Ärgerlich ist, dass Py wohl der Meinung ist, der Zuschauer wisse gar nicht, was sich zwischen den vier Protagonisten ereigne. Vor allem im ersten Teil des Abends werden jedes Cantabile, jede Cabaletta, jeder Chor mit mehr oder weniger nötigen, oft choreographischen Einlagen bebildert. Wenn sich Graf Luna, der Vertreter des heutigen Establishments, und Manrico als Führer Aufständischer duellieren, wird das durch einen Slow-Motion-Kampf zweier Tänzer mit Wolf- und Schafskopf zusätzlich verdoppelt. Zu Azucenas „Stride la vampa“ brennt ein Baum auf der Bühne. Elena Manistina singt wortdeutlich genug, und wofür werden bitte Übertitel projiziert?

Im Zigeunerlager dominiert eine Dampflok die Bühne, immer wieder kommen Puppen zum Einsatz, Kreuze brennen. Bis zum Ende des dritten Teils herrscht permanente Betriebsamkeit, aber gleichwohl zieht sich der Abend. Das Zuviel an Bildern wirkt überfordernd, und das Wenige an Handlung zwischen den Protagonisten lässt die Regie brach liegen. Das ändert sich erst im letzten Bild, in dem der Abend endlich mit einer hohen darstellerischen Dichte aufwartet.

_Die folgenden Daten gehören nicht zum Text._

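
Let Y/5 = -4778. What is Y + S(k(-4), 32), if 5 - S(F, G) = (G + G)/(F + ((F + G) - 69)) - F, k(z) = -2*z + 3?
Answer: -358046/15 ≈ -23870.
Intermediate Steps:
k(z) = 3 - 2*z
Y = -23890 (Y = 5*(-4778) = -23890)
S(F, G) = 5 + F - 2*G/(-69 + G + 2*F) (S(F, G) = 5 - ((G + G)/(F + ((F + G) - 69)) - F) = 5 - ((2*G)/(F + (-69 + F + G)) - F) = 5 - ((2*G)/(-69 + G + 2*F) - F) = 5 - (2*G/(-69 + G + 2*F) - F) = 5 - (-F + 2*G/(-69 + G + 2*F)) = 5 + (F - 2*G/(-69 + G + 2*F)) = 5 + F - 2*G/(-69 + G + 2*F))
Y + S(k(-4), 32) = -23890 + (-345 - 59*(3 - 2*(-4)) + 2*(3 - 2*(-4))**2 + 3*32 + (3 - 2*(-4))*32)/(-69 + 32 + 2*(3 - 2*(-4))) = -23890 + (-345 - 59*(3 + 8) + 2*(3 + 8)**2 + 96 + (3 + 8)*32)/(-69 + 32 + 2*(3 + 8)) = -23890 + (-345 - 59*11 + 2*11**2 + 96 + 11*32)/(-69 + 32 + 2*11) = -23890 + (-345 - 649 + 2*121 + 96 + 352)/(-69 + 32 + 22) = -23890 + (-345 - 649 + 242 + 96 + 352)/(-15) = -23890 - 1/15*(-304) = -23890 + 304/15 = -358046/15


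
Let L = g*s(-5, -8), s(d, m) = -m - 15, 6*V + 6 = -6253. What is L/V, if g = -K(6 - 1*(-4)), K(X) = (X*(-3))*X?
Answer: 12600/6259 ≈ 2.0131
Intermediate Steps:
V = -6259/6 (V = -1 + (1/6)*(-6253) = -1 - 6253/6 = -6259/6 ≈ -1043.2)
s(d, m) = -15 - m
K(X) = -3*X**2 (K(X) = (-3*X)*X = -3*X**2)
g = 300 (g = -(-3)*(6 - 1*(-4))**2 = -(-3)*(6 + 4)**2 = -(-3)*10**2 = -(-3)*100 = -1*(-300) = 300)
L = -2100 (L = 300*(-15 - 1*(-8)) = 300*(-15 + 8) = 300*(-7) = -2100)
L/V = -2100/(-6259/6) = -2100*(-6/6259) = 12600/6259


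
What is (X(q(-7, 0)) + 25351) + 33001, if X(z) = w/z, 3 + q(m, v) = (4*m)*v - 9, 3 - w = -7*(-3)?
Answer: 116707/2 ≈ 58354.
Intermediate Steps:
w = -18 (w = 3 - (-7)*(-3) = 3 - 1*21 = 3 - 21 = -18)
q(m, v) = -12 + 4*m*v (q(m, v) = -3 + ((4*m)*v - 9) = -3 + (4*m*v - 9) = -3 + (-9 + 4*m*v) = -12 + 4*m*v)
X(z) = -18/z
(X(q(-7, 0)) + 25351) + 33001 = (-18/(-12 + 4*(-7)*0) + 25351) + 33001 = (-18/(-12 + 0) + 25351) + 33001 = (-18/(-12) + 25351) + 33001 = (-18*(-1/12) + 25351) + 33001 = (3/2 + 25351) + 33001 = 50705/2 + 33001 = 116707/2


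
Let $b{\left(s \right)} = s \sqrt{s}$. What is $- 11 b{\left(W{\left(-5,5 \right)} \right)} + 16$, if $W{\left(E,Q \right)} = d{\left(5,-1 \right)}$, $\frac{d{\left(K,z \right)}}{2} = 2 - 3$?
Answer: $16 + 22 i \sqrt{2} \approx 16.0 + 31.113 i$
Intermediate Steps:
$d{\left(K,z \right)} = -2$ ($d{\left(K,z \right)} = 2 \left(2 - 3\right) = 2 \left(-1\right) = -2$)
$W{\left(E,Q \right)} = -2$
$b{\left(s \right)} = s^{\frac{3}{2}}$
$- 11 b{\left(W{\left(-5,5 \right)} \right)} + 16 = - 11 \left(-2\right)^{\frac{3}{2}} + 16 = - 11 \left(- 2 i \sqrt{2}\right) + 16 = 22 i \sqrt{2} + 16 = 16 + 22 i \sqrt{2}$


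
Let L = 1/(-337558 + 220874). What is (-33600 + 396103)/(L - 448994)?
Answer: -42298300052/52390415897 ≈ -0.80737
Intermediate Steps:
L = -1/116684 (L = 1/(-116684) = -1/116684 ≈ -8.5702e-6)
(-33600 + 396103)/(L - 448994) = (-33600 + 396103)/(-1/116684 - 448994) = 362503/(-52390415897/116684) = 362503*(-116684/52390415897) = -42298300052/52390415897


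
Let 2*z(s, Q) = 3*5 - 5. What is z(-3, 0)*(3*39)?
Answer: 585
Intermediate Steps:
z(s, Q) = 5 (z(s, Q) = (3*5 - 5)/2 = (15 - 5)/2 = (1/2)*10 = 5)
z(-3, 0)*(3*39) = 5*(3*39) = 5*117 = 585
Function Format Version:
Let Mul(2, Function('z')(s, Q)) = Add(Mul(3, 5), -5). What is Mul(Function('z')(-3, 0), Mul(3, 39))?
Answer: 585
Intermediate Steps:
Function('z')(s, Q) = 5 (Function('z')(s, Q) = Mul(Rational(1, 2), Add(Mul(3, 5), -5)) = Mul(Rational(1, 2), Add(15, -5)) = Mul(Rational(1, 2), 10) = 5)
Mul(Function('z')(-3, 0), Mul(3, 39)) = Mul(5, Mul(3, 39)) = Mul(5, 117) = 585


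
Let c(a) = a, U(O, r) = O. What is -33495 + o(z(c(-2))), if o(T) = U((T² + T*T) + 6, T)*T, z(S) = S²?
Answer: -33343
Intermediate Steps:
o(T) = T*(6 + 2*T²) (o(T) = ((T² + T*T) + 6)*T = ((T² + T²) + 6)*T = (2*T² + 6)*T = (6 + 2*T²)*T = T*(6 + 2*T²))
-33495 + o(z(c(-2))) = -33495 + 2*(-2)²*(3 + ((-2)²)²) = -33495 + 2*4*(3 + 4²) = -33495 + 2*4*(3 + 16) = -33495 + 2*4*19 = -33495 + 152 = -33343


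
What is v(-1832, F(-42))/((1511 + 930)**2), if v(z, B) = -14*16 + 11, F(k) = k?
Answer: -213/5958481 ≈ -3.5747e-5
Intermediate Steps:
v(z, B) = -213 (v(z, B) = -224 + 11 = -213)
v(-1832, F(-42))/((1511 + 930)**2) = -213/(1511 + 930)**2 = -213/(2441**2) = -213/5958481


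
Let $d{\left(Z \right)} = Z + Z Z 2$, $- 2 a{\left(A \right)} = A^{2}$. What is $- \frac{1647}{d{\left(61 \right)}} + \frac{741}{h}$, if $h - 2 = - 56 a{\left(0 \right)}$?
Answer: $\frac{30363}{82} \approx 370.28$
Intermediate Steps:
$a{\left(A \right)} = - \frac{A^{2}}{2}$
$d{\left(Z \right)} = Z + 2 Z^{2}$ ($d{\left(Z \right)} = Z + Z^{2} \cdot 2 = Z + 2 Z^{2}$)
$h = 2$ ($h = 2 - 56 \left(- \frac{0^{2}}{2}\right) = 2 - 56 \left(\left(- \frac{1}{2}\right) 0\right) = 2 - 0 = 2 + 0 = 2$)
$- \frac{1647}{d{\left(61 \right)}} + \frac{741}{h} = - \frac{1647}{61 \left(1 + 2 \cdot 61\right)} + \frac{741}{2} = - \frac{1647}{61 \left(1 + 122\right)} + 741 \cdot \frac{1}{2} = - \frac{1647}{61 \cdot 123} + \frac{741}{2} = - \frac{1647}{7503} + \frac{741}{2} = \left(-1647\right) \frac{1}{7503} + \frac{741}{2} = - \frac{9}{41} + \frac{741}{2} = \frac{30363}{82}$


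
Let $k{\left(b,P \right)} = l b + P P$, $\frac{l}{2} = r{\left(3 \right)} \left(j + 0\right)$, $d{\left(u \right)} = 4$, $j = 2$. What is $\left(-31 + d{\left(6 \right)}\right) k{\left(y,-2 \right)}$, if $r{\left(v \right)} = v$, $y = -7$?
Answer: $2160$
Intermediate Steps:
$l = 12$ ($l = 2 \cdot 3 \left(2 + 0\right) = 2 \cdot 3 \cdot 2 = 2 \cdot 6 = 12$)
$k{\left(b,P \right)} = P^{2} + 12 b$ ($k{\left(b,P \right)} = 12 b + P P = 12 b + P^{2} = P^{2} + 12 b$)
$\left(-31 + d{\left(6 \right)}\right) k{\left(y,-2 \right)} = \left(-31 + 4\right) \left(\left(-2\right)^{2} + 12 \left(-7\right)\right) = - 27 \left(4 - 84\right) = \left(-27\right) \left(-80\right) = 2160$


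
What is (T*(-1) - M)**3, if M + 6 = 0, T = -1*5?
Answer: 1331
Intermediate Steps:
T = -5
M = -6 (M = -6 + 0 = -6)
(T*(-1) - M)**3 = (-5*(-1) - 1*(-6))**3 = (5 + 6)**3 = 11**3 = 1331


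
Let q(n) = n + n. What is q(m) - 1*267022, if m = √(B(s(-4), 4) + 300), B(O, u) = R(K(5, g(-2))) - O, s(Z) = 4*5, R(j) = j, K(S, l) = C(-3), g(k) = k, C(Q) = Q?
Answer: -267022 + 2*√277 ≈ -2.6699e+5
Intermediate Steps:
K(S, l) = -3
s(Z) = 20
B(O, u) = -3 - O
m = √277 (m = √((-3 - 1*20) + 300) = √((-3 - 20) + 300) = √(-23 + 300) = √277 ≈ 16.643)
q(n) = 2*n
q(m) - 1*267022 = 2*√277 - 1*267022 = 2*√277 - 267022 = -267022 + 2*√277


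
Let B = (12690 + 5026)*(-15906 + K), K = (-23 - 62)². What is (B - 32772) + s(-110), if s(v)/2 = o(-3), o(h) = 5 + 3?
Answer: -153825352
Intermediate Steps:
K = 7225 (K = (-85)² = 7225)
o(h) = 8
B = -153792596 (B = (12690 + 5026)*(-15906 + 7225) = 17716*(-8681) = -153792596)
s(v) = 16 (s(v) = 2*8 = 16)
(B - 32772) + s(-110) = (-153792596 - 32772) + 16 = -153825368 + 16 = -153825352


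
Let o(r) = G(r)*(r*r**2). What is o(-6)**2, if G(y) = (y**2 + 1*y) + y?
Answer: 26873856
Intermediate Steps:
G(y) = y**2 + 2*y (G(y) = (y**2 + y) + y = (y + y**2) + y = y**2 + 2*y)
o(r) = r**4*(2 + r) (o(r) = (r*(2 + r))*(r*r**2) = (r*(2 + r))*r**3 = r**4*(2 + r))
o(-6)**2 = ((-6)**4*(2 - 6))**2 = (1296*(-4))**2 = (-5184)**2 = 26873856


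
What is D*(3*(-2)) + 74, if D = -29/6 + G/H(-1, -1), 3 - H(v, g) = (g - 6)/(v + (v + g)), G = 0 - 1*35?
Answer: 418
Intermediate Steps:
G = -35 (G = 0 - 35 = -35)
H(v, g) = 3 - (-6 + g)/(g + 2*v) (H(v, g) = 3 - (g - 6)/(v + (v + g)) = 3 - (-6 + g)/(v + (g + v)) = 3 - (-6 + g)/(g + 2*v))
D = -172/3 (D = -29/6 - 35*(-1 + 2*(-1))/(2*(3 - 1 + 3*(-1))) = -29*1/6 - 35*(-1 - 2)/(2*(3 - 1 - 3)) = -29/6 - 35/(2*(-1)/(-3)) = -29/6 - 35/(2*(-1/3)*(-1)) = -29/6 - 35/2/3 = -29/6 - 35*3/2 = -29/6 - 105/2 = -172/3 ≈ -57.333)
D*(3*(-2)) + 74 = -172*(-2) + 74 = -172/3*(-6) + 74 = 344 + 74 = 418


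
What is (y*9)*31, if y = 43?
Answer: 11997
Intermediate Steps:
(y*9)*31 = (43*9)*31 = 387*31 = 11997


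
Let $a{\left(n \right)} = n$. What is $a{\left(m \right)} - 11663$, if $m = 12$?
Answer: $-11651$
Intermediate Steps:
$a{\left(m \right)} - 11663 = 12 - 11663 = -11651$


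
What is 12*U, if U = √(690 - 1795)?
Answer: 12*I*√1105 ≈ 398.9*I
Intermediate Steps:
U = I*√1105 (U = √(-1105) = I*√1105 ≈ 33.242*I)
12*U = 12*(I*√1105) = 12*I*√1105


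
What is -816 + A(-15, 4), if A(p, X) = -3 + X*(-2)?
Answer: -827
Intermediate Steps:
A(p, X) = -3 - 2*X
-816 + A(-15, 4) = -816 + (-3 - 2*4) = -816 + (-3 - 8) = -816 - 11 = -827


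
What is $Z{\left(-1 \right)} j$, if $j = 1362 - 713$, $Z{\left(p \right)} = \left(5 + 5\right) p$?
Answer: $-6490$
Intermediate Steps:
$Z{\left(p \right)} = 10 p$
$j = 649$ ($j = 1362 - 713 = 649$)
$Z{\left(-1 \right)} j = 10 \left(-1\right) 649 = \left(-10\right) 649 = -6490$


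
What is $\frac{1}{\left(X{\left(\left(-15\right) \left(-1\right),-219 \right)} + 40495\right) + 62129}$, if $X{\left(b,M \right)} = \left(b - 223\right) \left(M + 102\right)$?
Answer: $\frac{1}{126960} \approx 7.8765 \cdot 10^{-6}$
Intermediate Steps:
$X{\left(b,M \right)} = \left(-223 + b\right) \left(102 + M\right)$
$\frac{1}{\left(X{\left(\left(-15\right) \left(-1\right),-219 \right)} + 40495\right) + 62129} = \frac{1}{\left(\left(-22746 - -48837 + 102 \left(\left(-15\right) \left(-1\right)\right) - 219 \left(\left(-15\right) \left(-1\right)\right)\right) + 40495\right) + 62129} = \frac{1}{\left(\left(-22746 + 48837 + 102 \cdot 15 - 3285\right) + 40495\right) + 62129} = \frac{1}{\left(\left(-22746 + 48837 + 1530 - 3285\right) + 40495\right) + 62129} = \frac{1}{\left(24336 + 40495\right) + 62129} = \frac{1}{64831 + 62129} = \frac{1}{126960}$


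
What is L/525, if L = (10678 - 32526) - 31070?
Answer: -52918/525 ≈ -100.80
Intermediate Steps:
L = -52918 (L = -21848 - 31070 = -52918)
L/525 = -52918/525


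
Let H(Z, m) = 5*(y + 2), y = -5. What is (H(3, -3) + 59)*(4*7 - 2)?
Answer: 1144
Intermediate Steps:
H(Z, m) = -15 (H(Z, m) = 5*(-5 + 2) = 5*(-3) = -15)
(H(3, -3) + 59)*(4*7 - 2) = (-15 + 59)*(4*7 - 2) = 44*(28 - 2) = 44*26 = 1144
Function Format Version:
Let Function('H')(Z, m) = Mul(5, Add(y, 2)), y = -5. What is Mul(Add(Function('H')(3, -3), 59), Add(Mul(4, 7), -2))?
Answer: 1144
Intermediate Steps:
Function('H')(Z, m) = -15 (Function('H')(Z, m) = Mul(5, Add(-5, 2)) = Mul(5, -3) = -15)
Mul(Add(Function('H')(3, -3), 59), Add(Mul(4, 7), -2)) = Mul(Add(-15, 59), Add(Mul(4, 7), -2)) = Mul(44, Add(28, -2)) = Mul(44, 26) = 1144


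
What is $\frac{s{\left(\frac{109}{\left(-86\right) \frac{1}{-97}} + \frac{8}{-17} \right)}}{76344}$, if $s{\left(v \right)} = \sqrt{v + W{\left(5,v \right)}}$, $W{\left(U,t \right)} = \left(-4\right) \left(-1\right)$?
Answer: $\frac{\sqrt{270325262}}{111614928} \approx 0.00014731$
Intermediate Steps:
$W{\left(U,t \right)} = 4$
$s{\left(v \right)} = \sqrt{4 + v}$ ($s{\left(v \right)} = \sqrt{v + 4} = \sqrt{4 + v}$)
$\frac{s{\left(\frac{109}{\left(-86\right) \frac{1}{-97}} + \frac{8}{-17} \right)}}{76344} = \frac{\sqrt{4 + \left(\frac{109}{\left(-86\right) \frac{1}{-97}} + \frac{8}{-17}\right)}}{76344} = \sqrt{4 + \left(\frac{109}{\left(-86\right) \left(- \frac{1}{97}\right)} + 8 \left(- \frac{1}{17}\right)\right)} \frac{1}{76344} = \sqrt{4 - \left(\frac{8}{17} - \frac{109}{\frac{86}{97}}\right)} \frac{1}{76344} = \sqrt{4 + \left(109 \cdot \frac{97}{86} - \frac{8}{17}\right)} \frac{1}{76344} = \sqrt{4 + \left(\frac{10573}{86} - \frac{8}{17}\right)} \frac{1}{76344} = \sqrt{4 + \frac{179053}{1462}} \cdot \frac{1}{76344} = \sqrt{\frac{184901}{1462}} \cdot \frac{1}{76344} = \frac{\sqrt{270325262}}{1462} \cdot \frac{1}{76344} = \frac{\sqrt{270325262}}{111614928}$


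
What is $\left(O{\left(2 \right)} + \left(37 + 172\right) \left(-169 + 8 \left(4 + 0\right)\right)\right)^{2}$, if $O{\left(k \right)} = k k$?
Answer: $819619641$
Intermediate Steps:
$O{\left(k \right)} = k^{2}$
$\left(O{\left(2 \right)} + \left(37 + 172\right) \left(-169 + 8 \left(4 + 0\right)\right)\right)^{2} = \left(2^{2} + \left(37 + 172\right) \left(-169 + 8 \left(4 + 0\right)\right)\right)^{2} = \left(4 + 209 \left(-169 + 8 \cdot 4\right)\right)^{2} = \left(4 + 209 \left(-169 + 32\right)\right)^{2} = \left(4 + 209 \left(-137\right)\right)^{2} = \left(4 - 28633\right)^{2} = \left(-28629\right)^{2} = 819619641$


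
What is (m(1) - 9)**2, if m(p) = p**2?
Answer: 64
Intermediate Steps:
(m(1) - 9)**2 = (1**2 - 9)**2 = (1 - 9)**2 = (-8)**2 = 64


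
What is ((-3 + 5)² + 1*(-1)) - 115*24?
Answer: -2757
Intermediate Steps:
((-3 + 5)² + 1*(-1)) - 115*24 = (2² - 1) - 2760 = (4 - 1) - 2760 = 3 - 2760 = -2757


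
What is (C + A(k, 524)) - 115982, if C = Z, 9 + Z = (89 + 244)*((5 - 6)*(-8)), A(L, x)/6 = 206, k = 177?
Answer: -112091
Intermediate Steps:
A(L, x) = 1236 (A(L, x) = 6*206 = 1236)
Z = 2655 (Z = -9 + (89 + 244)*((5 - 6)*(-8)) = -9 + 333*(-1*(-8)) = -9 + 333*8 = -9 + 2664 = 2655)
C = 2655
(C + A(k, 524)) - 115982 = (2655 + 1236) - 115982 = 3891 - 115982 = -112091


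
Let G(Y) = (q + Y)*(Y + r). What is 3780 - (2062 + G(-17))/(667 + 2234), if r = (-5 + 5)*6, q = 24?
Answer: 10963837/2901 ≈ 3779.3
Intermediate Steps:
r = 0 (r = 0*6 = 0)
G(Y) = Y*(24 + Y) (G(Y) = (24 + Y)*(Y + 0) = (24 + Y)*Y = Y*(24 + Y))
3780 - (2062 + G(-17))/(667 + 2234) = 3780 - (2062 - 17*(24 - 17))/(667 + 2234) = 3780 - (2062 - 17*7)/2901 = 3780 - (2062 - 119)/2901 = 3780 - 1943/2901 = 10963837/2901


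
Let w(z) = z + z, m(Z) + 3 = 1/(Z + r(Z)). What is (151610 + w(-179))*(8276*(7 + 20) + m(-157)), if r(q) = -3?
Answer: 1351884288107/40 ≈ 3.3797e+10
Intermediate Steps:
m(Z) = -3 + 1/(-3 + Z) (m(Z) = -3 + 1/(Z - 3) = -3 + 1/(-3 + Z))
w(z) = 2*z
(151610 + w(-179))*(8276*(7 + 20) + m(-157)) = (151610 + 2*(-179))*(8276*(7 + 20) + (10 - 3*(-157))/(-3 - 157)) = (151610 - 358)*(8276*27 + (10 + 471)/(-160)) = 151252*(223452 - 1/160*481) = 151252*(223452 - 481/160) = 151252*(35751839/160) = 1351884288107/40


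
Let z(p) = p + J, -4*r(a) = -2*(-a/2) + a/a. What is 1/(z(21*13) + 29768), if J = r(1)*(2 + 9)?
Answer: 2/60071 ≈ 3.3294e-5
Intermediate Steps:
r(a) = -¼ - a/4 (r(a) = -(-2*(-a/2) + a/a)/4 = -(-(-1)*a + 1)/4 = -(a + 1)/4 = -(1 + a)/4 = -¼ - a/4)
J = -11/2 (J = (-¼ - ¼*1)*(2 + 9) = (-¼ - ¼)*11 = -½*11 = -11/2 ≈ -5.5000)
z(p) = -11/2 + p (z(p) = p - 11/2 = -11/2 + p)
1/(z(21*13) + 29768) = 1/((-11/2 + 21*13) + 29768) = 1/((-11/2 + 273) + 29768) = 1/(535/2 + 29768) = 1/(60071/2) = 2/60071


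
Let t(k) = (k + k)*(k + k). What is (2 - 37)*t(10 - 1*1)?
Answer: -11340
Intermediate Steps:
t(k) = 4*k² (t(k) = (2*k)*(2*k) = 4*k²)
(2 - 37)*t(10 - 1*1) = (2 - 37)*(4*(10 - 1*1)²) = -140*(10 - 1)² = -140*9² = -140*81 = -35*324 = -11340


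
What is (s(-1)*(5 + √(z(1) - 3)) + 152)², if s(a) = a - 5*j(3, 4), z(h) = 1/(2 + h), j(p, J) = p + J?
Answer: -2672 + 1344*I*√6 ≈ -2672.0 + 3292.1*I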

Es war vor allem das Duo Jonas Kaufmann und Anja Harteros, das diese Neuinszenierung im Vorfeld zum Selbstläufer gemacht hat. Ob deutsches oder italienisches Fach, die Harteros überzeugt in beiden gleichermassen mit der emotionalen Beredtheit ihrer klangsatten Stimme. Als Leonora kann sie vor allem mit ihrem sensiblem Legato und dem vollmundigen Wohllaut ihres leuchtenden Soprans punkten. Ganz zu schweigen von ihrer guten Diktion. Persönlichkeit darf die Harteros leider erst im Schlussteil entwickeln, wenn sie aus Liebe zu Manrico dem Leben entsagt. Stimmlich zeigen die Anforderungen im zweiten Bild des letzten Teils allerdings auch noch Grenzen auf.

Publikumsliebling Jonas Kaufmann musste sich für seinen Manrico am Premierenabend mit weniger Applaus zufrieden geben. Obwohl Manrico der Anführer Fahnen schwenkender Revolutionäre ist, gibt er diesen stimmlich nicht einfach nur als Kraftmensch. Er spürt auch in dieser Partie die vielen Piani auf, mit denen er so zu überzeugen weiss. Klar, den dramatischen Glanz in den Forte-Höhen muss man auch nicht missen. Was die Differenz beim Applaus möglicherweise bewirkt hat? Kaufmanns Manrico ist noch nicht ausgereift wie sein Don José, der Carlos oder seine Wagner-Rollen. Aber es war ja schließlich auch das Rollendebüt.

Neben Harteros und Kaufmann haben es die beiden anderen wichtigen Protagonisten nicht leicht: Elena Manistina überzeugt aber von Anfang an als von Rache getriebene Azucena mit glutvollem Gesang. Etwas zu neutral ist der Luna von Alexey Markov, der energischer singen dürfte. In der kleinen Rolle des Ferrando ist Kwangchul Yuon zu erleben, dessen würdevoll fliesßnder Bass dem Hauptmann aus Lunas Heer eine Portion Abgeklärtheit verleiht.

Paolo Carignani am Pult des sicher intonierenden Bayerischen Staatsorchesters interessiert sich weniger für das hektische Brio in Verdis Übergangswerk. Das mag zuweilen den Eindruck hinterlassen, dass es dem Abend an Verve fehlt. Er sucht – und damit ist er vor allem Harteros und Kaufmann ein kongenialer Begleiter – mehr nach den Zwischentönen. Wunderbar zu hören zum Beispiel, wenn Azucena Manrico die dunkle Vergangenheit in einer Art Krankenzimmer erzählt. Dass Carignani auch die Momente, in denen es laut rasseln muß, auszukosten weiß, zeigt sich in den gut gesungenen Chorpartien der Luna-Anhänger und der Aufständischen (Choreinstudierung: Sören Eckhoff).